A: Mainly because I’ve visited both when researching books! Like Hitler’s bunker, Prabhakaran’s has now been blown up, although I doubt the physical results are as spectacular. War tourism to the North is likely to be with us for some time to come, I suspect: the challenge is to transform it into a source of national healing and remembrance, not southern triumphalism.
You also say in the book “the only place in which my Norwegian calling card failed to elicit a favourable response was in certain isolated corners of the Indian foreign affairs establishment and large sections of the Rajapaksa Government.” Can you elaborate?
A: I should first say that I encountered several key Indian ex-foreign service officials who both were immensely helpful and generous with their recollections.
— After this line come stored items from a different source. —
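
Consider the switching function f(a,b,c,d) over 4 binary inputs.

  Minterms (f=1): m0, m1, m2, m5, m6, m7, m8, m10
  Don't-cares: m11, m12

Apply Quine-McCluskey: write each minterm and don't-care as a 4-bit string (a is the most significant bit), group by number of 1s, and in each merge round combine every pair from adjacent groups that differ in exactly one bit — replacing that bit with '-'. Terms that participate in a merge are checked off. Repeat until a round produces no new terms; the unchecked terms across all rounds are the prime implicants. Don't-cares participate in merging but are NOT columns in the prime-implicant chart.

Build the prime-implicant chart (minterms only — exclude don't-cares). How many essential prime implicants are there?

0

[col 0] 0000*, 0001*, 0010*, 0101*, 0110*, 0111*, 1000*, 1010*, 1011*, 1100*
[col 1] -000*, -010*, 0-01, 0-10, 00-0*, 000-, 01-1, 011-, 1-00, 10-0*, 101-
[col 2] -0-0
Prime implicants: -0-0, 0-01, 0-10, 000-, 01-1, 011-, 1-00, 101-
PI chart (minterm → PIs covering it):
  0 | -0-0,000-
  1 | 0-01,000-
  2 | -0-0,0-10
  5 | 0-01,01-1
  6 | 0-10,011-
  7 | 01-1,011-
  8 | -0-0,1-00
  10 | -0-0,101-
(no essential prime implicants)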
At the same time a number of officials – notably on the security side of things –simply never responded to requests for interviews. Doubtless, they had their reasons for not wishing to talk to me.
In Sri Lanka, remember I was doing interviews during the Rajapaksa era. And the simple fact was that, as one official told me “We prefer to look forward, not to the past”. So there was a pervasive official reluctance to talk about, for example, the peace process. In the post-2015 dispensation, however, things have changed significantly in that respect.